At Barts-MS we want to promote the #BrainAttack strategy and to potentially do a trial. Please note that if you adopt the #BrainAttack paradigm you need to commit to at least 6 months, and potentially 12 months, of natalizumab treatment, to prevent patients from developing anti-natalizumab or anti-drug antibodies. We rely on the continued administration of natalizumab to trigger high-zone tolerance and to switch off NAB development. We learnt about this when natalizumab was initially pulled from the market in the US after the initial PML scare. Those patients have 1, 2, 3 or 4 infusions were much more likely to become persistently NAB-positive and if this occurs they can never be treated with natalizumab again.
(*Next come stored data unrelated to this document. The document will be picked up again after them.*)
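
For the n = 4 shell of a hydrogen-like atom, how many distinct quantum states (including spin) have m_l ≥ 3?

Orbitals with m_l ≥ 3, by l: l=3 → 1.
Orbitals: 1. Each orbital carries two spin states, so 1 × 2 = 2 states.

2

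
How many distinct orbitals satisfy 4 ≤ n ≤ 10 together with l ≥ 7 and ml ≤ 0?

For each n in the range, tally the orbitals obeying l ≥ 7 and ml ≤ 0:
n=8 → 8; n=9 → 17; n=10 → 27.
Total orbitals: 8 + 17 + 27 = 52.

52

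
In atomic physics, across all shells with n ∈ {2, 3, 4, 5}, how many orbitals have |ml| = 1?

Go shell by shell, enumerating (l, ml) with |ml| = 1:
n=2 → 2; n=3 → 4; n=4 → 6; n=5 → 8.
Total orbitals: 2 + 4 + 6 + 8 = 20.

20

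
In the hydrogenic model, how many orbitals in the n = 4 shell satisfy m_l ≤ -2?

For n = 4, l ranges over 0 … 3.
Per l-value: l=2 → 1; l=3 → 2.
Total orbitals: 1 + 2 = 3.

3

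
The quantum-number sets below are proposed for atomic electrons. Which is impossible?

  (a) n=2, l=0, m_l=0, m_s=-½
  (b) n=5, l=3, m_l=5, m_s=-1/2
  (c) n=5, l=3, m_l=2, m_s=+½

(b) has |m_l| = 5 > l = 3, violating −l ≤ m_l ≤ l.
The remaining sets (a), (c) satisfy all four rules.

(b)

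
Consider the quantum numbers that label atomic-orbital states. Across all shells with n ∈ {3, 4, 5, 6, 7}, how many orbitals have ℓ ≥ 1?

130

Work shell by shell — for each n, count the (ℓ, m_ℓ) pairs that satisfy ℓ ≥ 1:
n=3 → 8; n=4 → 15; n=5 → 24; n=6 → 35; n=7 → 48.
Total orbitals: 8 + 15 + 24 + 35 + 48 = 130.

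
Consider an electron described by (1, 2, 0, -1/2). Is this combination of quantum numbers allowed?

The orbital quantum number must satisfy 0 ≤ ℓ ≤ n−1. With n = 1 the allowed ℓ values are 0, so ℓ = 2 is out of range.

No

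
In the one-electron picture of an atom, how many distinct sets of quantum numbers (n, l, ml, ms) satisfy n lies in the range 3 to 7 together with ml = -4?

12

Treat each shell separately and count matching orbitals:
n=5 → 1; n=6 → 2; n=7 → 3.
Orbitals: 1 + 2 + 3 = 6. Including both spin states (ms = ±1/2) gives 2 × 6 = 12 states.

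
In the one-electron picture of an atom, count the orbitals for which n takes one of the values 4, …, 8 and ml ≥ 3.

Per-shell orbital counts meeting the constraint:
n=4 → 1; n=5 → 3; n=6 → 6; n=7 → 10; n=8 → 15.
Total orbitals: 1 + 3 + 6 + 10 + 15 = 35.

35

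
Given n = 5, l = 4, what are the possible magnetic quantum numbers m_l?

-4, -3, -2, -1, 0, 1, 2, 3, 4

m_l takes every integer from −l to +l. With l = 4 that gives the 9 values -4, -3, -2, -1, 0, 1, 2, 3, 4.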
Please note that another issue with these two MSers is that they were both foreigners who grew up outside the UK and simply did not know how to navigate the NHS systems. I think everyone who lives in the UK knows how to navigate the NHS and to be more demanding. I am sure if these MSers had been native to the UK they would have found a way to expedite their appointments. This is no excuse. The tragedy for me is that both these MSers have acquired significant disabilities as a result of NHS systems. I now going to explore the possibility of setting-up an urgent DMT assessment clinic to try an avoid this from happening again.